Another good example of the enhancements in SLAM (remember: Simultaneous localization and mapping?) is the MicroMouse challenge.  In this challenge small robotic "mice" are programmed to autonomously search a maze to find the "cheese".  After the exploration phase, the mouse returns to home and runs the maze for speed.  Here is an example of the ability to localize, map, and solve - then make a speed run!

These advancements are increabley in couraging. Access to open technologies, microcontrollers, low cost sensors and actuators, etc, are creating a new revolution in robotics. This will create more abilities, new use cases, and new applications. Remote Exploration is a great new use case.  We have been sending probes and robots into space for some time, with new interest and ability in robotics we will be able to explore much further and in much more detail.  A great example of this is the recent MASCOT and  Hayabusa2 exploration of the Ryugu asteroid. This is fantastic robotic exploration work by JAXA and DLR the Japanese and German space agencies.

There is a whole new domain emerging for robots  ... and the Totally Not Evil Robot Army, is getting ready for it!

Mojo2 - 12 Oct 2018 - A Compliant Quadruped Walking Robot Dog

Mojo2 (#17) - Walking Trials Continue

The walking trials of Mojo 2.0 are continuing...

It was evident that the lack of balance of the robot was due to the starting leg positions being too far back, creating a tilt forward from the lack of support for the center of gravity.  This could be addressed by changing the starting angles forward.  

Stability could also be increase by elongating the robot.  Luckily, the mojo2 design provides for just that capability. A spacer of 35 mm was added to the waist of the robot.

New "longer" Mojo2

with the new longer version, it was possible to start it walking.  During the trials, the robot fell over on it's side and broke a "hip".  This part was known to be an issue as it was printed with a clogged 3D printer nozzle.  Luckily, it only required 45 min to print a new hip, and about 15 min to replace it.

Broken Hip

once back together the gait examination continued...  it became clear that Mojo2 was walking backwards - because it was programmed too!  :0

The coding has be reworked and the servos reconfigured.  Mojo is soon to be walking forward, I will have video in the near future. paw stability is now the biggest issue.  more to come!

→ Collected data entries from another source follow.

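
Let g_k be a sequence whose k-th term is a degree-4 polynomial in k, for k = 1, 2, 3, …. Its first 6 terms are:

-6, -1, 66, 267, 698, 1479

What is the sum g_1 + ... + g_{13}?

100412

1st diffs: 5, 67, 201, 431, 781.
2nd diffs: 62, 134, 230, 350.
3rd diffs: 72, 96, 120.
4th diffs: 24, 24 (constant).
Newton forward-difference form: g_k = -6 + 5·C(k-1,1) + 62·C(k-1,2) + 72·C(k-1,3) + 24·C(k-1,4).
Continuing: …, 2754, 4691, 7482, 11343, …, g_{13} = 31866.
Summing k = 1..13 (13 terms) gives 100412.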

Mojo 2.0 - A Compliant Quadruped Walking Robot "Dog"

Mojo2 (#16) - First Tests Walking Backwards!

If walking backwards was the goal...  Success!!  :)

A busy day working on the robot!  All the parts are printed and assembled.  Now it is in the tuning, adjustments, and fixes.  and TESTING!

Mojo2 - parts in place

 and wired up with servo driver, battery, and Arduino mini pro - microcontroller

Mojo2 - wired and ready to test

Testing was another story. obvious tuning needed. The cables still coming off of the cam, although more reliable than before.  Stability an issue, but it walks!  -- just backward!!

Part of the mystery around why Mojo2 is walking backwards would have to do with the balance of the robot.  In the below picture you can see the positions of the 4 "paws" and legs in comparison to the frame of the robot.  Clearly, the support are well behind the center of gravity.  Thus the need for my hand to provide additional tipping support.

Paw positions indicate balance issues

This may be combined with the gait itself, that is very quick to move the legs to the forward position. This quick motion seems to be have a greater effect on the over all motion vs. the regular step that is at 1/2 of the speed.  It would also be important to consider the amount of ground contact by the feet.